As a developer in 2025, choosing the right CI/CD platform can make or break your development workflow. While Jenkins has been the go-to solution for years, GitHub Actions is rapidly changing the game. Let me break down what you need to know.

What Makes GitHub Actions Different?

GitHub Actions is CI/CD built into GitHub itself. Instead of setting up separate servers and configurations, you just add a YAML file to your repo's .github/workflows folder, and you're ready to automate builds, tests, and deployments.

Think of it this way: with Jenkins, you're building a separate automation house next to your code repository. With GitHub Actions, the automation is already built into the house where your code lives.

GitHub Actions vs Jenkins: The Real Differences

Setup Experience

  • Jenkins: Install server → Configure agents → Install plugins → Write Groovy pipelines → Debug everything

  • GitHub Actions: Create a .yml file → Push to repo → Done

Maintenance Reality

  • Jenkins: Weekly plugin updates, security patches, server maintenance, "why did this break?" moments

  • GitHub Actions: GitHub handles the infrastructure. You focus on your code.

Learning Curve

  • Jenkins: Learn Groovy, understand Jenkins-specific concepts, master plugin ecosystems

  • GitHub Actions: Write YAML, use actions from the marketplace, leverage existing Docker/shell knowledge

Cost Structure

  • Jenkins: Server costs + maintenance time + plugin licenses (sometimes)

  • GitHub Actions: Pay-per-minute for hosted runners OR use your own infrastructure

Runners: Your Execution Environment Options

GitHub Actions offers two ways to run your workflows:

GitHub-Hosted Runners

These are managed virtual machines that GitHub provides.
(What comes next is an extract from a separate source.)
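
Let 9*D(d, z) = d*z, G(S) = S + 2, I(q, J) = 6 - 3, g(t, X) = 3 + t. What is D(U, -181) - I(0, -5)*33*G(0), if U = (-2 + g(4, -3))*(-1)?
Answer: -877/9 ≈ -97.444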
Perfect for most teams because:

  • Zero setup required - they come with common tools pre-installed

  • Always up-to-date with security patches

  • Multiple OS options: Ubuntu, Windows, macOS

  • Great for standard workflows like testing, building, and deploying to cloud services

Best for: Teams who want to focus on code, not infrastructure management.

Self-Hosted Runners

These are your own machines that connect to GitHub to run workflows. Choose this when you need:

  • Access to internal networks and databases

  • Custom hardware or specific software configurations

  • Compliance requirements that need data to stay on-premises

  • Cost optimization for high-volume workloads

Best for: Enterprise teams with specific infrastructure needs or compliance requirements.

When to Choose What?

Start with GitHub Actions if you:

  • Use GitHub for source control

  • Want faster setup and less maintenance

  • Have a small to medium team

  • Build standard web applications or APIs

Stick with Jenkins if you:

  • Have complex, established Jenkins pipelines

  • Need extensive plugin ecosystem features

  • Have dedicated DevOps teams managing infrastructure

  • Work in heavily regulated industries with existing Jenkins investments

Pro tip: Many successful teams use both. GitHub Actions for standard development workflows, Jenkins for complex enterprise processes.

The Bottom Line

GitHub Actions isn't just another CI/CD tool-it's a paradigm shift toward developer-centric automation. By embedding CI/CD directly into the development workflow, it removes friction and gets your code from commit to production faster.

For most development teams in 2025, GitHub Actions offers the best balance of power and simplicity. Start there, and only move to more complex solutions when you've outgrown what GitHub Actions can provide.

The future of DevOps is about removing barriers, not adding them. GitHub Actions represents exactly that evolution.